Two Weeks Later

Here is what happens: You go some place amazing, Alaska, say, and you literally have to start from the ground up.

You do not have words for the very surface you’re standing on. Is it muskeg? Tundra? Permafrost?

You look up from your feet and gaze around you. Is this a forest, even though the trees are bent like Dr. Suess creations, tiny in the harsh climate? If it’s a forest, what kind is it? If it isn’t a forest, is it high alpine? Alpine desert? Dwarfed alpine?

You hike through a valley and see large piles of scat every fifteen feet. Is it bear scat? Black or grizzly? What’s the difference between a grizzly and a brown bear, anyway? If it isn’t bear, is it moose? What is the plural of moose, anyway? {Answer: musock.}

Later, you hike toward a glacier. But first there is the moraine. Is it fluvial moraine? Lateral moraine? How deep? How old? Melting at what rate? Up on the ice, how why do things melt in lines? In pools? What is the difference between a crevasse and a moulin?

There are the people, too. Start in the city, for instance, where on an particular summer evening it is 11pm and the Barnes and Noble is jam packed. There is free wi-fi and music over the loudspeakers. Couples walk hand in hand. Children jitter about. You feel certain your watch is wrong and that it must be 4pm, but it is not.

In the small towns, you blend in surprisingly well in your Carhartt’s and day pack. You sneak into the local spots. At night you try a few bars. In one of them you can see six men with red beards from where you are sitting – and that’s without turning your head.

You also take the train. The engineer mistakes you for a local too, gives you a prime open-view seat, and the rest is history. Three weeks later he emails you: “Keep in touch. I might not ever see you again but I’ll never forget you. You were the highlight of my summer. Think of me when you see a train in the distance…” He tells you perhaps you should join him for a few weeks in Mexico, where he lives each winter in this little house that he built.

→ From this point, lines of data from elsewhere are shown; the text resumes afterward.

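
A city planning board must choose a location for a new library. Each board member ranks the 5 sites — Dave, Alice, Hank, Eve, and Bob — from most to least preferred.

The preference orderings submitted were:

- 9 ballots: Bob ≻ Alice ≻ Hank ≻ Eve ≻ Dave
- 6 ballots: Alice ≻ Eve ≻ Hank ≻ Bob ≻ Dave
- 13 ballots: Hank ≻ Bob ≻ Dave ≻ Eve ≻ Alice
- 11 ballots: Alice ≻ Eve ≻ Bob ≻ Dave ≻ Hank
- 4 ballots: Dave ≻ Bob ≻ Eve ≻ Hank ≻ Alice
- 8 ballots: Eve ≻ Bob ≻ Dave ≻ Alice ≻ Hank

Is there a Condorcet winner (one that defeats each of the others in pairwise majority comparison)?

Head-to-head results (51 voters total):
Dave vs Alice: Alice wins 26–25.
Dave vs Hank: Hank wins 28–23.
Dave vs Eve: Eve wins 34–17.
Dave vs Bob: Bob wins 47–4.
Alice vs Hank: Alice wins 34–17.
Alice vs Eve: Alice wins 26–25.
Alice vs Bob: Bob wins 34–17.
Hank vs Eve: Eve wins 29–22.
Hank vs Bob: Bob wins 32–19.
Eve vs Bob: Bob wins 26–25.
Bob beats each rival — Dave (47–4), Alice (34–17), Hank (32–19), Eve (26–25) — so Bob is the Condorcet winner.

Yes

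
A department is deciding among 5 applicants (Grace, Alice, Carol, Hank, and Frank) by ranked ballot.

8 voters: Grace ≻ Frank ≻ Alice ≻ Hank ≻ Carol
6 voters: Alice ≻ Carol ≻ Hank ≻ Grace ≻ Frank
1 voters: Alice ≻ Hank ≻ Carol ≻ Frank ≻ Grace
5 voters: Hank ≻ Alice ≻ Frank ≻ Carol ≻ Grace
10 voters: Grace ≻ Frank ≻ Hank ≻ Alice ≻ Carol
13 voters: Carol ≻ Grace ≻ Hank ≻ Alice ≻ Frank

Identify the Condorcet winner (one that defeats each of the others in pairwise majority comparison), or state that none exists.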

He is 32 and handsome and driven and you haven’t been right since you met him.

Right? No, that’s wrong. You’ve been more yourself than you ever have been before since you met him. And that’s the catch, isn’t it? That you go places and meet your best self out there in the great-big-beyond. You think you fall in love with the place or the person, and what you’re really falling for is the possibility that you could be a better, stronger, human being on this planet than what you are currently.

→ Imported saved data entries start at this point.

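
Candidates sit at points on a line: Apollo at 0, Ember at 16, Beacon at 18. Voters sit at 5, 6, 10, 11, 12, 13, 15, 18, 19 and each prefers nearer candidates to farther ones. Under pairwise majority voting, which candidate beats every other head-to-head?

Ember

With single-peaked preferences on a line, the Condorcet winner is the candidate closest to the median voter.
The median voter (position 12) is closest to Ember at 16.
Check: Ember vs Beacon — voters closer to Ember: 7 of 9.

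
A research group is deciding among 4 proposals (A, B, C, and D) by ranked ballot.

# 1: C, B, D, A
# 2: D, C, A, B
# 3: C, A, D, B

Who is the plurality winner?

First-place vote totals:
  A: 0
  B: 0
  C: 2
  D: 1
C has the most first-place votes.

C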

So your better self is wandering around The Last Frontier. She’s digging her toes in, making a nest, hunkering down, planting roots—whatever you call it. Back in Carolina, the every-day self closes her eyes at night to the sound and feel of the train car rolling along those hot, steel rails. It’s a lullaby, really, cradling her memory of seeing her best self through the eyes of a man. It’s dangerous territory, that train in the sleepscape of memory. Dangerous but so, so sweet.